Under the scheme of arrangement under the Companies Act 2006 (UK), under which Pantoro Limited will acquire Tulla and consolidate 100% ownership and control of the Norseman Gold Project (Merger).
The merger consolidates 100% ownership of the Norseman battery and base metals mineral rights. The merger will create a new mid-cap ASX-listed gold company with target production of 110,000 oz per annum, a Mineral Resource of 4.79 Moz and an Ore Reserve of 0.98 Moz1 and, given the scale of the Norseman project, significant potential to grow the resource base and production profile through greenfields and brownfields exploration.
The merger, before the impact of the Pantoro capital raising (refer below), will result in Pantoro’s shareholders owning in aggregate 51.5% and Tulla’s shareholders owning in aggregate 48.5% of Pantoro’s ordinary shares .
The merger is unanimously recommended by the Boards of Tulla and Pantoro, in the absence of a superior proposal, as well as by Tulla’s majority 54.9% shareholder, Tulla Resources Group Pty Limited (TRG), (controlled by the Maloney family), who has provided irrevocable voting support for the Merger, in the absence of a superior proposal.
Each director of Tulla will vote, or procure the voting of, any Tulla shares they control in favour of the Merger, in each case in the absence of a superior proposal.
In support of the Merger, Pantoro is launching a two-tranche institutional placement of new fully paid ordinary shares in the Company (Placement Shares) to sophisticated and professional investors to raise A$75 million (before costs).

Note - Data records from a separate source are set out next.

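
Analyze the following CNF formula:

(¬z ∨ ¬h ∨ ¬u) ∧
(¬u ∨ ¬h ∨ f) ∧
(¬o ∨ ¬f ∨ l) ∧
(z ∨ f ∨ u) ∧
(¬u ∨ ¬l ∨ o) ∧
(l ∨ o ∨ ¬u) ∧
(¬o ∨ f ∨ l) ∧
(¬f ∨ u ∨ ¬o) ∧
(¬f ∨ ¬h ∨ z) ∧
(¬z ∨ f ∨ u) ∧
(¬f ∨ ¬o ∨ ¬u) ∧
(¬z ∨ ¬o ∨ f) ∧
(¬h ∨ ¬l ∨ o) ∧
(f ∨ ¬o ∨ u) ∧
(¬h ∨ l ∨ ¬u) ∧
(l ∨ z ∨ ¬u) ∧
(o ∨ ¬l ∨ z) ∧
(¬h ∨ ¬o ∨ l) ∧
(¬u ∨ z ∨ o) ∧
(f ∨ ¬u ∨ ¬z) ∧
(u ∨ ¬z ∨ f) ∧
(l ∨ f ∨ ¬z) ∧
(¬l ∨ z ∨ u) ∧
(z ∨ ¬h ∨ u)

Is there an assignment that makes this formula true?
Yes

Yes, the formula is satisfiable.

One satisfying assignment is: h=False, o=False, l=False, z=False, u=False, f=True

Verification: With this assignment, all 24 clauses evaluate to true.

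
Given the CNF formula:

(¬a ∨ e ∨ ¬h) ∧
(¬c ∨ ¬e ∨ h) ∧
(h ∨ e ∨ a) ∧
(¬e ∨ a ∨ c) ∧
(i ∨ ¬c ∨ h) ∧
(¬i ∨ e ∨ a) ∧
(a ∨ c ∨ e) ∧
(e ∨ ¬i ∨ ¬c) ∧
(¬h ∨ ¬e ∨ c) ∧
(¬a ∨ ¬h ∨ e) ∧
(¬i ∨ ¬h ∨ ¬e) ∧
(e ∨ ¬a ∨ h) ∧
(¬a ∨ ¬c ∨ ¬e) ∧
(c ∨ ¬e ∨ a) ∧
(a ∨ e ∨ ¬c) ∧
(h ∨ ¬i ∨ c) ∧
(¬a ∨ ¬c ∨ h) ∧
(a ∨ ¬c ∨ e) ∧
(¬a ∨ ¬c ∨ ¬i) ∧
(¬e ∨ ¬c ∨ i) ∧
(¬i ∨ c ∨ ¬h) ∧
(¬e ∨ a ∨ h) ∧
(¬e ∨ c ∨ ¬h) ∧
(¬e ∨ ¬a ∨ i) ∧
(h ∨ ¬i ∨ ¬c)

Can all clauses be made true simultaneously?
No

No, the formula is not satisfiable.

No assignment of truth values to the variables can make all 25 clauses true simultaneously.

The formula is UNSAT (unsatisfiable).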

Placement shares will be issued at a price of A$0.06 per share. Proceeds from the Placement, together with existing cash, will be applied to support the final stages of ramp-up of the Norseman Gold Project, invest in exploration and Ore Reserve growth, provide appropriate ongoing liquidity and working capital, for debt management and to pay transaction costs.
Pantoro Managing Director, Paul Cmrlec, commented: “Consolidating the Norseman Gold Project into a single entity is a logical step for all parties to maximise value as the project ramps up to reach its full potential as a premier gold asset in Western Australia.
While Norseman has experienced delays and challenges in its ramp-up, key operational and management changes made late in 2022 are now yielding positive results, with productivity and throughput increasing month on month and process plant ramp-up now virtually complete to nameplate capacity.
The equity raising ensures that the combined group is well funded through the initial phases of production and enables the reduction of the consolidated debt position of the Company during this critical phase.
We look forward to working with our proposed new board members and thank our proposed outgoing directors for the dedicated service and guidance to management of the company through the very challenging environment of the past 3 years in particular.”
Tulla Executive Director, Mark Maloney, commented: “Consolidating ownership of the Norseman gold asset and battery metals will deliver significant value for the shareholders of both companies, providing a simplified structure and delivering operational and corporate efficiencies.
Tulla shareholders will realise the upside of their investment in a significant mid-tier Australian gold producer, with a large, high-grade operation of very substantial value while maintaining 100% ownership of the industrial mineral rights at Norseman.
I look forward to serving on the new Board and working with our former joint venture partner to maximize future value for all shareholders.”